This documentation is under active development, meaning that it can change over time as we refine it. Please email firstname.lastname@example.org if you require assistance, or have suggestions to improve this documentation.
DGX on M3¶
DGX-1V is NVIDIA’s purpose built Deep Learning server.
Each box consists of:
8 x Tesla V100-SXM2 (32GB RAM each)
NVIDIA CUDA Cores: 40,960
960 TFLOPS (GPU FP16)
NVLink within each box, provides rapid inter-GPU communication
2 x 20-cores Intel Xeon E-2698 v4 2.2 GHz
512 GB System 2133 Mhz DDR4
4x IB 100Gb/s (EDR), Dual 10 GbE
How to access the DGX hardware¶
The DGX hardware is currently specialized, and to gain access users must make a request via the form.
This will allow us to:
keep track of and review the allocations;
monitor the usage patterns, based on your research; and
start engaging the community and provide support.
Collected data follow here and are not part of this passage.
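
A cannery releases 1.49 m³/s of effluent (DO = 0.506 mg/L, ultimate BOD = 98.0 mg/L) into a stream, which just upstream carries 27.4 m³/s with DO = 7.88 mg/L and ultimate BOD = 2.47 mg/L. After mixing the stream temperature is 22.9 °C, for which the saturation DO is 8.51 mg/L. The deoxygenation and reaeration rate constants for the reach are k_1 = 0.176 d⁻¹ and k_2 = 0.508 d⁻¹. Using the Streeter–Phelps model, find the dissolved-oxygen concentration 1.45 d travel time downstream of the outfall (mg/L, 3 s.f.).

Mixed DO = (27.4×7.88 + 1.49×0.506)/(27.4+1.49) = 216.7/28.89 = 7.500 mg/L.
Mixed L₀ = (27.4×2.47 + 1.49×98.0)/(28.89) = 213.7/28.89 = 7.397 mg/L.
Initial deficit D₀ = C_s − DO₀ = 8.51 − 7.500 = 1.010 mg/L.
D(1.45) = [0.176×7.397/(0.508−0.176)](e^(−0.176×1.45) − e^(−0.508×1.45)) + 1.010 e^(−0.508×1.45)
= 3.921 × (0.7748 − 0.4787) + 1.010 × 0.4787 = 1.644 mg/L.
DO = 8.51 − 1.644 = 6.866 mg/L.

DO ≈ 6.87 mg/L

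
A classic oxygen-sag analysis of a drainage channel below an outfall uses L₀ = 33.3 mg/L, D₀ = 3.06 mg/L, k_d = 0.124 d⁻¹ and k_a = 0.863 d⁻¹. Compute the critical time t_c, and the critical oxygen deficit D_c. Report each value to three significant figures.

t_c = [1/(k_a−k_d)] ln[(k_a/k_d)(1 − D₀(k_a−k_d)/(k_d L₀))]
= [1/(0.863−0.124)] ln[(0.863/0.124)(1 − 3.06×0.7390/(0.124×33.3))]
= (1/0.7390) ln[6.960 × 0.4524] = 1.353 × ln(3.148) = 1.353 × 1.147 = 1.552 d.
D_c = (k_d/k_a) L₀ e^(−k_d t_c) = (0.124/0.863) × 33.3 × e^(−0.124×1.552) = 0.1437 × 33.3 × 0.8249 = 3.947 mg/L.

t_c ≈ 1.55 d; D_c ≈ 3.95 mg/L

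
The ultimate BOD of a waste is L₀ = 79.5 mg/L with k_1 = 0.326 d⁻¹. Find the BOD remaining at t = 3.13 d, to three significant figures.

L ≈ 28.7 mg/L

L_t = L₀ e^(−k_1 t) = 79.5 × e^(−0.326×3.13) = 79.5 × 0.3605 = 28.66 mg/L.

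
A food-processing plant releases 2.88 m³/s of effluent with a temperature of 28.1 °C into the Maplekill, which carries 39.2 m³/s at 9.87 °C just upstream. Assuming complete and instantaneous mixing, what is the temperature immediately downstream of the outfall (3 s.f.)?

11.1 °C

Flow-weighted mixing: C = (Q_r C_r + Q_w C_w)/(Q_r + Q_w)
= (39.2×9.87 + 2.88×28.1)/(39.2 + 2.88) = 467.8/42.08 = 11.12 °C.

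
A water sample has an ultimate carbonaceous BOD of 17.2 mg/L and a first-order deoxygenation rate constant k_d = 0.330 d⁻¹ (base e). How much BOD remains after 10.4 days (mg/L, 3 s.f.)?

L ≈ 0.556 mg/L

L_t = L₀ e^(−k_d t) = 17.2 × e^(−0.330×10.4) = 17.2 × 0.03232 = 0.5559 mg/L.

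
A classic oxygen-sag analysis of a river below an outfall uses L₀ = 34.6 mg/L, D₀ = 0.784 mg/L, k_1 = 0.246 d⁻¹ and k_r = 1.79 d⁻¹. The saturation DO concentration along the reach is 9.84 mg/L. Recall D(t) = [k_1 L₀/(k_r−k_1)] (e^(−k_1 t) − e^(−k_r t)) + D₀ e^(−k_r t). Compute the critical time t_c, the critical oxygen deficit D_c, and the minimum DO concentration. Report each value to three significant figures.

With k_r/k_1 = 7.276 and 1 − D₀(k_r−k_1)/(k_1 L₀) = 0.8578,
t_c = ln(7.276 × 0.8578) / (1.79 − 0.246) = ln(6.242) / 1.544 = 1.831/1.544 = 1.186 d.
D_c = (k_1/k_r) L₀ e^(−k_1 t_c) = (0.246/1.79) × 34.6 × e^(−0.246×1.186) = 0.1374 × 34.6 × 0.7469 = 3.552 mg/L.
Minimum DO = C_s − D_c = 9.84 − 3.552 = 6.288 mg/L.

t_c ≈ 1.19 d; D_c ≈ 3.55 mg/L; min DO ≈ 6.29 mg/L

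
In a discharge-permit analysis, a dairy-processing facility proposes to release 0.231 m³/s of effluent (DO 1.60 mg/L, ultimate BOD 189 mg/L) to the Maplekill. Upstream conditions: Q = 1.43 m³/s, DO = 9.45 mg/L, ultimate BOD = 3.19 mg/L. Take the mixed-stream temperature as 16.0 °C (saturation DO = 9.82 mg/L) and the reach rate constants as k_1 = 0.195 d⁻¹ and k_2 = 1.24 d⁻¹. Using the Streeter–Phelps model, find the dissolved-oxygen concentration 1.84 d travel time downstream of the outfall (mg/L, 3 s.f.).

Mixed DO = (1.43×9.45 + 0.231×1.60)/(1.43+0.231) = 13.88/1.661 = 8.358 mg/L.
Mixed L₀ = (1.43×3.19 + 0.231×189)/(1.661) = 48.22/1.661 = 29.03 mg/L.
Initial deficit D₀ = C_s − DO₀ = 9.82 − 8.358 = 1.462 mg/L.
D(1.84) = [0.195×29.03/(1.24−0.195)](e^(−0.195×1.84) − e^(−1.24×1.84)) + 1.462 e^(−1.24×1.84)
= 5.417 × (0.6985 − 0.1021) + 1.462 × 0.1021 = 3.380 mg/L.
DO = 9.82 − 3.380 = 6.440 mg/L.

DO ≈ 6.44 mg/L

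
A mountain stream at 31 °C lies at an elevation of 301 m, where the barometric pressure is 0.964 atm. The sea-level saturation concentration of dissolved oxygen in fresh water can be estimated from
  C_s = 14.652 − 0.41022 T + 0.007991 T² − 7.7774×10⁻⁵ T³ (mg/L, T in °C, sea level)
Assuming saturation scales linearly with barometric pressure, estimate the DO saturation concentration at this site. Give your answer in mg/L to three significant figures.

C_s ≈ 7.03 mg/L

At sea level: C_s = 14.652 − 0.41022×31 + 0.007991×31² − 7.7774×10⁻⁵×31³ = 7.298 mg/L.
Pressure correction: C_s' = 7.298 × 0.964 = 7.035 mg/L.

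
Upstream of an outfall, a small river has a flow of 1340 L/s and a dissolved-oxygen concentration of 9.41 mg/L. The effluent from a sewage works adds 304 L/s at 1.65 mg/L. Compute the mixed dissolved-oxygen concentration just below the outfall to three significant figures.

7.98 mg/L

Flow-weighted mixing: C = (Q_r C_r + Q_w C_w)/(Q_r + Q_w)
= (1340×9.41 + 304×1.65)/(1340 + 304) = 13110/1644 = 7.975 mg/L.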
Access is via our SLURM scheduler, and approved users must specify the following in their submission scripts.
#SBATCH --partition=dgx #SBATCH --qos=dgx
The max walltime is 24hrs (which is equivalent to more than 7 days of workstation run time)
What jobs are suitable?¶
For a job to run on the DGX, it must make use of the specialized hardware of this machine, i.e. we would like to see it have the following attributes:
high efficiency multi-GPU >3
command line (non-GUI)
If it does not meet these requirements, users are recommended to use the other GPU hardware provided by M3.
Some jobs that would be suitable include:
- Deep learning
Tensorflow (Note that the built-in function to scale out the training is slower than other tools)
And potentially others.
For more information of checkpointing with some Deep learning tools, please see https://docs.massive.org.au/communities/deep-learning.html
How do you demonstrate a suitable project/job?¶
The overall principle is to leverage the specialised nature of the hardware.
Run jobs on V100 nodes with monitoring of GPU, CPU and I/O performance
Show restart/resume scripts and techniques
Show scaling of code
We can assist you with your job script to log the GPU & CPU usage in order to improve the performance of your analysis.